La composition musicale par contraintes, telle qu'elle est réalisée à l'IRCAM, concerne différents niveaux d'application. Les domaines traités dans ce rapport font référence aux recherches de deux compositeurs aux aspirations (et aussi inspirations !) relativement différentes :

  1. Contraintes associées à des structures verticales par Marco Stroppa
  2. Nous traiterons la caractérisation des Structures Verticales de Hauteurs (ou VPS pour Vertical Pitch Structure) définies par le compositeur et l'application de contraintes sur certains paramètres constitutifs des VPS. A titre d'exemple, nous aborderons des extraits significatifs du cinquième mouvement de l'oeuvre Elet...Fogytiglan, pour ensemble éclaté dans l'espace (commande du Festival d'Automne à Paris, 1989).

  3. Contraintes associées à des structures horizontales par Philippe Hurel
  4. Nous décrirons l'objectif et la démarche du compositeur, et trouverons une application de contraintes mélodiques dans la génération de symboles permettant de former le matériau précompositionnel de l'oeuvre Pour l’image (1986-1987), pour 14 instruments. Nous traiterons également les contraintes rythmiques appliquées à ce matériau à travers l'oeuvre Six Miniatures en trompe-l’oeil.

    Pour ces deux applications, les programmes PROLOG II ont été réalisés à l'IRCAM par Francis Courtot. Ce présent rapport traite, de façon synthétique, les démarches de ces deux compositeurs, la caractérisation des objets (formalisation), les contraintes qui leur sont appliquées, les programmes informatiques qui les mettent en oeuvre, ainsi que leurs utilisations dans des extraits musicaux.

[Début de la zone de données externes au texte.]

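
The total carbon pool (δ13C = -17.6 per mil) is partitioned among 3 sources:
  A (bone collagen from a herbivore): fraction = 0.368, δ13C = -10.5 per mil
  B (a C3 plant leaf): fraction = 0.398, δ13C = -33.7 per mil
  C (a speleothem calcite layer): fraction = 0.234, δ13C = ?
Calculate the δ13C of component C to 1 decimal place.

-1.4 per mil

Isotope mass balance: δ_bulk = Σ fᵢ·δᵢ.
-17.6 = 0.368×(-10.5) + 0.398×(-33.7) + 0.234×δ_C
0.234·δ_C = -17.6 − (-17.277) = -0.323
δ_C = -0.323 / 0.234 = -1.38 per mil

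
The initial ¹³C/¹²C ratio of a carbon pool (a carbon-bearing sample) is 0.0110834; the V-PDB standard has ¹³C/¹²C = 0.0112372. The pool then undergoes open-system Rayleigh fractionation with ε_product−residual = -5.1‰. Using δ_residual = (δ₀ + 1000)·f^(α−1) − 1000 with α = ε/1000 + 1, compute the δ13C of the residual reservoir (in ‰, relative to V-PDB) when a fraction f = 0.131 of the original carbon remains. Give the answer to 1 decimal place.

δ₀ = (0.0110834/0.0112372 − 1)×1000 = (0.986313 − 1)×1000 = -13.687‰
α − 1 = ε/1000 = -0.0051
f^(α−1) = 0.131^(-0.0051) = 1.010420
δ_res = (-13.687 + 1000) × 1.010420 − 1000 = 996.591 − 1000 = -3.41‰

-3.4‰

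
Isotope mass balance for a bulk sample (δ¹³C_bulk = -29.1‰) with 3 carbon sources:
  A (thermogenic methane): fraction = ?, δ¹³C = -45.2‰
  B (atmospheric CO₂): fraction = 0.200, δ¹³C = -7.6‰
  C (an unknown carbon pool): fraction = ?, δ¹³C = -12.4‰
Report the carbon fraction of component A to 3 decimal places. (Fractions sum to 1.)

0.538

Let f_A and f_C be the unknown fractions; fractions sum to 1 so f_A + f_C = 0.800.
Mass balance: Σ fᵢ·δᵢ = δ_bulk ⇒ f_A·(-45.2) + f_C·(-12.4) = -29.1 − (-1.520) = -27.580
Substitute f_C = 0.800 − f_A:
f_A·(-45.2 − -12.4) = -27.580 − 0.800×(-12.4) = -17.660
f_A = -17.660 / -32.8 = 0.5384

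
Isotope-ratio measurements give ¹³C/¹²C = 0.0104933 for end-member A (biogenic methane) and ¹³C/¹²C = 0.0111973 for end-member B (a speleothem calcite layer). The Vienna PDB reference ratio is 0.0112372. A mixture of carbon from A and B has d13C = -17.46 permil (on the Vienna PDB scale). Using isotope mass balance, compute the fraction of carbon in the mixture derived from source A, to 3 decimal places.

0.222

δ_A = (0.0104933/0.0112372 − 1)×1000 = (0.933800 − 1)×1000 = -66.200 permil
δ_B = (0.0111973/0.0112372 − 1)×1000 = (0.996449 − 1)×1000 = -3.551 permil
f_A = (δ_mix − δ_B)/(δ_A − δ_B) = (-17.46 − (-3.551))/(-66.200 − (-3.551))
f_A = -13.909 / -62.649 = 0.2220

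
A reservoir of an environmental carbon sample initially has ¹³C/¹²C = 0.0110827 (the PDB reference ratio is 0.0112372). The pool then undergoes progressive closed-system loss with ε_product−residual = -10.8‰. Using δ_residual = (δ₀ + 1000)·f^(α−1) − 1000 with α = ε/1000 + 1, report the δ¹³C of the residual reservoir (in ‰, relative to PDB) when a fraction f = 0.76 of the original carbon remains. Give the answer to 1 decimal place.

-10.8‰

δ₀ = (0.0110827/0.0112372 − 1)×1000 = (0.986251 − 1)×1000 = -13.749‰
α − 1 = ε/1000 = -0.0108
f^(α−1) = 0.76^(-0.0108) = 1.002968
δ_res = (-13.749 + 1000) × 1.002968 − 1000 = 989.179 − 1000 = -10.82‰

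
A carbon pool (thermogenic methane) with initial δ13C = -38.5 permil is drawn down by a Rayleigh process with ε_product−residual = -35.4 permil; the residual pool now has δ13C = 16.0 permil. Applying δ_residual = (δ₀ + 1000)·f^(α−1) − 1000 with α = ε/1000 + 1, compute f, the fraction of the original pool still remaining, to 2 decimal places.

α − 1 = ε/1000 = -0.0354
(δ_res + 1000)/(δ₀ + 1000) = (16.0 + 1000)/(-38.5 + 1000) = 1016.0/961.5 = 1.056682
f = 1.056682^(1/-0.0354) = exp(ln(1.056682)/-0.0354) = exp(0.05513/-0.0354)
f = exp(-1.5575) = 0.2107

0.21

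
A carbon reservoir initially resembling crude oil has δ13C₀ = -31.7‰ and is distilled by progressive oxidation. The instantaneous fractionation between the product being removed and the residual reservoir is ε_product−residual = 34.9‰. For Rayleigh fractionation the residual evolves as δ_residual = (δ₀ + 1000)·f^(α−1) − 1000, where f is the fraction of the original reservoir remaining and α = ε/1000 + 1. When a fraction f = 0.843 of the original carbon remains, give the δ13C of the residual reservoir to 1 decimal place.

-37.5‰

Rayleigh residual: δ_res = (δ₀ + 1000)·f^(α−1) − 1000
α = ε/1000 + 1 = 1.03490, so α − 1 = 0.03490
f^(α−1) = 0.843^(0.03490) = 0.994057
δ_res = (-31.7 + 1000) × 0.994057 − 1000 = 962.546 − 1000 = -37.45‰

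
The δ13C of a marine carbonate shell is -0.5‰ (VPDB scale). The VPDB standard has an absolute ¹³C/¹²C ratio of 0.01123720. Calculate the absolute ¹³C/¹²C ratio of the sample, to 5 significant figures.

R_sample = R_standard × (δ13C/1000 + 1)
R_sample = 0.01123720 × (-0.5/1000 + 1) = 0.01123720 × 0.999500
R_sample = 0.0112316

0.011232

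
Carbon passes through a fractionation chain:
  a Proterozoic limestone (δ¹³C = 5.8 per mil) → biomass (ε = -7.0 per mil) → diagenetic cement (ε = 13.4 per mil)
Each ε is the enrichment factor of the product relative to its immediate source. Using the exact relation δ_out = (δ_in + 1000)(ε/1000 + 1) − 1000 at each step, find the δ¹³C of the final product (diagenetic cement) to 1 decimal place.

12.1 per mil

step 1: δ = (5.80 + 1000)·(-7.0/1000 + 1) − 1000 = -1.24 per mil
step 2: δ = (-1.24 + 1000)·(13.4/1000 + 1) − 1000 = 12.14 per mil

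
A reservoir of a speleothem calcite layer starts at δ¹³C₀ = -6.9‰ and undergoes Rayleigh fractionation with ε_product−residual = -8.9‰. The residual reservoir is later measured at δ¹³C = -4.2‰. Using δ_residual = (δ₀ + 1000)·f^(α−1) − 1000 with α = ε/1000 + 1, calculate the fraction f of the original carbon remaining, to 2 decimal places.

α − 1 = ε/1000 = -0.0089
(δ_res + 1000)/(δ₀ + 1000) = (-4.2 + 1000)/(-6.9 + 1000) = 995.8/993.1 = 1.002719
f = 1.002719^(1/-0.0089) = exp(ln(1.002719)/-0.0089) = exp(0.00272/-0.0089)
f = exp(-0.3051) = 0.7371

0.74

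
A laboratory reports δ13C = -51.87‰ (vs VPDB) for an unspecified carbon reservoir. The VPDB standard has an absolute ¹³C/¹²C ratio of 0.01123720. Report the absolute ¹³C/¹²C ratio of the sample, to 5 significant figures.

0.010654

R_sample = R_standard × (δ13C/1000 + 1)
R_sample = 0.01123720 × (-51.87/1000 + 1) = 0.01123720 × 0.948130
R_sample = 0.0106543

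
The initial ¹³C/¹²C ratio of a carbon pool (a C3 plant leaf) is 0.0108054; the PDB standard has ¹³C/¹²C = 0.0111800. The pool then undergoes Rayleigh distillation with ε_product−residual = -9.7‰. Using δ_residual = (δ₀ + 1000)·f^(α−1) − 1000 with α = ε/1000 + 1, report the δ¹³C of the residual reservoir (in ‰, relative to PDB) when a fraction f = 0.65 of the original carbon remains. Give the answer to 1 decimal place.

-29.5‰

δ₀ = (0.0108054/0.0111800 − 1)×1000 = (0.966494 − 1)×1000 = -33.506‰
α − 1 = ε/1000 = -0.0097
f^(α−1) = 0.65^(-0.0097) = 1.004187
δ_res = (-33.506 + 1000) × 1.004187 − 1000 = 970.541 − 1000 = -29.46‰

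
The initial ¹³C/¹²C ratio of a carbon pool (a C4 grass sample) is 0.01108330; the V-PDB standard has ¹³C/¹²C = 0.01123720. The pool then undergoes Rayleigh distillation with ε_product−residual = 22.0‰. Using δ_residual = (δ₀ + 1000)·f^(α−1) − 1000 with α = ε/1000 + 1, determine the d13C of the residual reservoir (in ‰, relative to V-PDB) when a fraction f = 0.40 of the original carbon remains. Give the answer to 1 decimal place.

δ₀ = (0.01108330/0.01123720 − 1)×1000 = (0.986304 − 1)×1000 = -13.696‰
α − 1 = ε/1000 = 0.0220
f^(α−1) = 0.40^(0.0220) = 0.980043
δ_res = (-13.696 + 1000) × 0.980043 − 1000 = 966.621 − 1000 = -33.38‰

-33.4‰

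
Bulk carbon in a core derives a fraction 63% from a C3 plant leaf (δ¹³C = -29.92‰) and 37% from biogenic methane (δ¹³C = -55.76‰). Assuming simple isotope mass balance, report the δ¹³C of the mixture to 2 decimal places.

δ_mix = f_A·δ_A + f_B·δ_B
δ_mix = 0.63 × (-29.92) + 0.37 × (-55.76)
δ_mix = -18.850 + -20.631 = -39.481‰

-39.48‰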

Il nous a semblé important d'insister sur ce dernier point puisqu'il ne s'agit pas de composition par contraintes, mais bien de pré-composition par contraintes : l'ordinateur n'étant capable uniquement de fournir du matériau compositionnel de base au compositeur. Ce matériau ne présente pas d'intérêt s'il n'est pas interprété par le compositeur. Qui plus est - il est important de le souligner -, le compositeur ne peut aborder la composition par contraintes sans avoir une logique d'écriture cohérente avec la logique de contrainte. Nous aborderons donc, sommairement, les considérations esthétiques des compositeurs afin de comprendre la démarche qui les a conduit à utiliser cette technique.

    Ce travail a été réalisé dans le cadre du DEA de Musique et Musicologie du XXe siècle de l'Ecole des Hautes Etudes en Sciences Sociales, à partir de données bibliographiques et d'entretiens avec les compositeurs.